The sites for bone marrow aspiration include the sternum, posterior and anterior portions of the iliac crest, vertebral spines, ribs and shaft of tibia. The conventional Cox needle or the Jamshidi needle are used at present. Injury to mediastinal structures may result if sterna puncture is done without proper care.

Hemoglobinopathies are among the most widespread genetic disorders seen in humans. The hemoglobin in normal individuals is made up of three components. These are Hb A (94-97%); Hb A₂ (1-3.5%) and Hb F (0-2%). During fetal life, Hb F is the main hemoglobin and it is replace by Hb A within the first six months of life. Failure of the formation of adult hemoglobin to replace the fetal hemoglobin results in thalassemias. This transformation is under genetic control.

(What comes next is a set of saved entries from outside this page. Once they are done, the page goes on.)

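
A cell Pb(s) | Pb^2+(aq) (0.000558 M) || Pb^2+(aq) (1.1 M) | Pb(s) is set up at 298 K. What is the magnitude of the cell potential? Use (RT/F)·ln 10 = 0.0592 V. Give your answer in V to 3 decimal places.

0.098 V

For a concentration cell E°cell = 0, since both electrodes use the same couple.
The compartment with the higher Pb^2+(aq) concentration (1.1 M) acts as the cathode; ions are reduced there and produced at the dilute (0.000558 M) anode.
With n = 2, Ecell = −(0.0592/2)·log([dilute]/[conc]) = −(0.0592/2)·log(0.000558/1.1) = +0.098 V.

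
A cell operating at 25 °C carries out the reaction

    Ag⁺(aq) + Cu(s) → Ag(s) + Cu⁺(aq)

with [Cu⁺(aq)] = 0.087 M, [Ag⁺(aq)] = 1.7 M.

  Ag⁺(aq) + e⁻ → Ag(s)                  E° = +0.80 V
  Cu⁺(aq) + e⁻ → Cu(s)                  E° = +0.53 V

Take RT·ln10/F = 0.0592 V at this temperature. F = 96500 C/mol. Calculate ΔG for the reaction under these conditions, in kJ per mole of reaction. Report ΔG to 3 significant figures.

The standard cell potential is +0.80 − (+0.53) = +0.27 V, with n = 1 electron in the balanced equation.
The reaction quotient is [Cu⁺(aq)] / [Ag⁺(aq)] = 0.0512; by Nernst, E = +0.27 − (0.0592/1)(−1.291) = +0.3464 V.
Then ΔG = −nFE = −1 × 96500 × +0.3464 J/mol = −33.4 kJ/mol.

−33.4 kJ/mol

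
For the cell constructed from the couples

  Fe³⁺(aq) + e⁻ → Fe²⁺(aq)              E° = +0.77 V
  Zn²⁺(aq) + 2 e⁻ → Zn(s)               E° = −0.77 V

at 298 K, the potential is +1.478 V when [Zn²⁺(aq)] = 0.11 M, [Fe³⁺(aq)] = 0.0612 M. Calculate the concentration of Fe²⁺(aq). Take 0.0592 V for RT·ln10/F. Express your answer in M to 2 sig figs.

2.1 M

Fe³⁺/Fe²⁺ is the cathode (higher E°); E°cell = +0.77 − (−0.77) = +1.54 V with n = 2.
Since E = E° − (0.0592/n)·log Q, log Q = n(E° − E)/0.0592 = 2.095.
For 2 Fe³⁺(aq) + Zn(s) → 2 Fe²⁺(aq) + Zn²⁺(aq), the reaction quotient is Q = ([Fe²⁺(aq)]^2·[Zn²⁺(aq)]) / [Fe³⁺(aq)]^2.
Solving for the unknown gives log [Fe²⁺(aq)] = 0.314, so [Fe²⁺(aq)] ≈ 2.1 M.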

The hemoglobin molecule is made up of heme and globin. Chemical changes in the heme lead to the production of methemoglobin, suphemoglobin and carboxyhemoglobin. The globin is made up of two types of polypeptide chains: Hb A has 2 alpha and 2 beta, Hb F has 2 alpha and 2 gamma, and A₂ has 2 alpha and 2 delta chains. Each polypeptide chain has a specific amino acid constitution. When the sequential order of amino acids is latered or the chain is altered by deletion or addition, abnormal hemoglobin are formed. For example, substitution of valine for glutamic acid at sixth residue of beta chain results in the formation of Hb S and lysine for glutamic acid results in the formation of Hb C. Such alterations result in the change of electrical charge of the molecule and consequently, the electrophoretic mobility alters. This property enables these abnormal hemoglobins to be separated by electrophoresis. Abnormal hemoglobins and thalassemia are inherited as autosomal dominants, but their expressivity and penetrance vary considerably. Several variants of hemoglobin A have been identified.

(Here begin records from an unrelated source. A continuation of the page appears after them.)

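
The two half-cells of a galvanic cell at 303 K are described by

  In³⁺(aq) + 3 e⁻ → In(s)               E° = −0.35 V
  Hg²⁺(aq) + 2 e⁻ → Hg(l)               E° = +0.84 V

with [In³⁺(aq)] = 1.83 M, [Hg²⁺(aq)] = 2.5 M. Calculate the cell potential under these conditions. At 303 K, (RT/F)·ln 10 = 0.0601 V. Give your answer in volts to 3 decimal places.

+1.197 V

Since E°(Hg²⁺/Hg) > E°(In³⁺/In), Hg²⁺/Hg serves as the cathode.
The standard potential is +0.84 − (−0.35) = +1.19 V and the balanced reaction transfers n = 6 electrons.
Balancing gives 3 Hg²⁺(aq) + 2 In(s) → 3 Hg(l) + 2 In³⁺(aq); hence Q = [In³⁺(aq)]^2 / [Hg²⁺(aq)]^3 = 0.214 (log Q = −0.669).
E = E° − (0.0601/n)·log Q = +1.19 − (0.0601/6)(−0.669) = +1.197 V.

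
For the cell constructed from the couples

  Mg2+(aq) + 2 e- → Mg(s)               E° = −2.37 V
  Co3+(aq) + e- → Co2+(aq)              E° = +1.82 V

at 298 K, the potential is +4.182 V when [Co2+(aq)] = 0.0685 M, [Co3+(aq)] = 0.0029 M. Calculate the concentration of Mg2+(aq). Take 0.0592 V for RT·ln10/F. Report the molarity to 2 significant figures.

Co³⁺/Co²⁺ is the cathode (higher E°); E°cell = +1.82 − (−2.37) = +4.19 V with n = 2.
Since E = E° − (0.0592/n)·log Q, log Q = n(E° − E)/0.0592 = 0.270.
The balanced reaction is 2 Co3+(aq) + Mg(s) → 2 Co2+(aq) + Mg2+(aq), so Q = ([Co2+(aq)]^2·[Mg2+(aq)]) / [Co3+(aq)]^2.
Isolating [Mg2+(aq)] in Q = 10^{0.270} yields log [Mg2+(aq)] = −2.477, i.e. 0.0033 M.

0.0033 M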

Several hemoglobin variants are encountered in India. These are hemoglobins D, E, F, H, I , J, K, L, M, S, Q, Norfolk and Lepore. Of these, prevalence of only hemoglobins S, E, D, J, K and Q have been studied in detail in population groups. Hemoglobin S is found mostly in the tribals from Tamil-Nadu, Madhya Pradesh, Bihar and Orissa; Hb E is seen in Bengal and Assam; Hb D, J and K are seen in Punjabs and Gujaratis and Hb Q Is seen in Sindhis. Among these, only Hb S and Hb E are widely prevalent. Hemoglobin C is not reported from India.

Hemoglobinopathies lead to physical and chemical alterations in the function of the hemoglobin molecule depending on the site and nature of the amino acid substitution. Many lead to hemolytic anemia, eg, Hb S. Substitution of certain nonpolar amino acids within the hemoglobin molecule makes it unstable so that even in the heterozygous state it leads to hemolytic anemia. Certain substitutions lead to congenital methemoglobinemia.

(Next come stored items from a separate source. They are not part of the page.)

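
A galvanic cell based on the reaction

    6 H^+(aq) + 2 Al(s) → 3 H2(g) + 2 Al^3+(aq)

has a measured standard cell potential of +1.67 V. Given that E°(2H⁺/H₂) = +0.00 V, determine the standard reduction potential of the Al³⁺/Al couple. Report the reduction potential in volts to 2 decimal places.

−1.67 V

In the reaction as written the 2H⁺/H₂ couple is reduced (cathode) and Al³⁺/Al is oxidized (anode), so E°cell = E°(2H⁺/H₂) − E°(Al³⁺/Al).
E°(Al³⁺/Al) = E°(cathode) − E°cell = +0.00 − (+1.67) = −1.67 V.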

Some substitutions lead to increased affinity of the hemoglobin to oxygen to the tissues. Tissue anoxia leads to polycythemia. Abnormal hemoglobins can be separated by electrophoresis in suitable buffers. In comparison with the mobility of hemoglobin A, they can be classified as slow moving, fast moving and very fast moving types.

India's epidemiology is an excellent case study since its occurrence is overwhelming and gross when compared to other parts of the world.